Teased by the province in the 2023 budget, the park was officially announced by Minister of Environment, Conservation, and Parks David Piccini in April on Earth Day. According to Piccini, designating these lands in Uxbridge as a new provincial park will help to protect and conserve local ecosystems and wildlife. The public can also look forward to increased access to hiking trails, campgrounds, and more recreational activities. 

The province plans to work with the Township of Uxbridge, Toronto and Region Conservation Authority, Lake Simcoe Region Conservation Authority, the Nature Conservancy of Canada, and local stakeholders, such as the Regional Municipality of Durham, The Schad Foundation, and Green Durham, to decide on the best location for the park and its full conservation and recreation potential. The proposed park is still in the developmental stages, but the site may include over 500 hectares of provincially-owned land, which is 50 per cent larger than New York City’s Central Park.
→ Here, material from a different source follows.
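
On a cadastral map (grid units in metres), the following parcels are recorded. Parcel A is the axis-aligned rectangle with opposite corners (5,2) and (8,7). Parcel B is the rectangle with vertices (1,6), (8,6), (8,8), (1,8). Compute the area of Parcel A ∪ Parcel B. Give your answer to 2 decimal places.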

The province will conduct a series of environmental assessments before the final location is determined. 

“Uxbridge is known as the ‘Trail capital of Canada,’” says Gary Wheeler, communications officer for the Ministry of Environment, Conservation, and Parks. “And its location only 45 minutes outside of Toronto and its proximity to York Region make it an ideal location for Ontario’s first urban park.” The province also hopes that a new park will support local tourism and economic growth in Uxbridge and Durham Region as a whole.

It is unclear how the proposed park is considered an “urban” park and if this designation will add any extra protections for biodiversity and conservation. The Township of Uxbridge is located near vast amounts of land that are already protected and conserved, such as the Greenbelt’s outer boundary to the north and the Oak Ridges Moraine to the south. Uxbridge is a largely rural township located outside the GTA and away from main population centres in Durham. 

“The proposed site is right on the urban boundary of Uxbridge and encompasses a mixed area of land, both urban and rural, to the south,” says the mayor of Uxbridge, Dave Barton. “This park has been decades in the making, so to have the very first urban park and the first provincial park in 40 years, here in Uxbridge, is a real privilege.” 

Despite enthusiasm for the new park, the Ontario government has recently been criticized by conservation authorities for its controversial Bill 23 and amendments to the Greenbelt Act. The intent of Bill 23 is to spur development by suspending certain environmental regulations in order to get houses built faster. Changes to the Greenbelt Act have made it easier for developers to build on the land, with over 7,000 acres of land already purchased. This is all so the province can build 1.5 million homes in the next 10 years. 

It is not clear whether or not this new provincial park is intended to address those criticisms. “It’s kind of a both/and situation,” says Edward McDonnell, CEO of the Greenbelt Foundation. “Clearly the Environment Minister is a big proponent of conservation, but the provincial government cares about development too,” he says. “It matters that they acknowledge the need for greater conservation efforts in southern Ontario.” 

“As we grow as a province, we need to be more cognizant of protecting the environment near major urban centres,” says McDonnell. “How we protect our waterways, agriculture, and forests is crucial to our growth as a province and country. Near-urban nature is particularly important in this regard.” Near-urban nature refers to ecological systems that surround and intersect with urban communities, such as the Greenbelt and the proposed urban park. They are also one of our greatest resources for adapting to and fighting climate change. 

To compensate for removing protections to the Greenbelt lands, the Ford government has promised to replace it with 2,000 acres, but this has yet to happen. The urban park in Uxbridge could be an additional measure to compensate for development in the Greenbelt and the possibility of selling off more Greenbelt land. But instead of expanding protections for Greenbelt and Oak Ridges Moraine land in Uxbridge, the province has chosen to create this entirely new urban provincial park.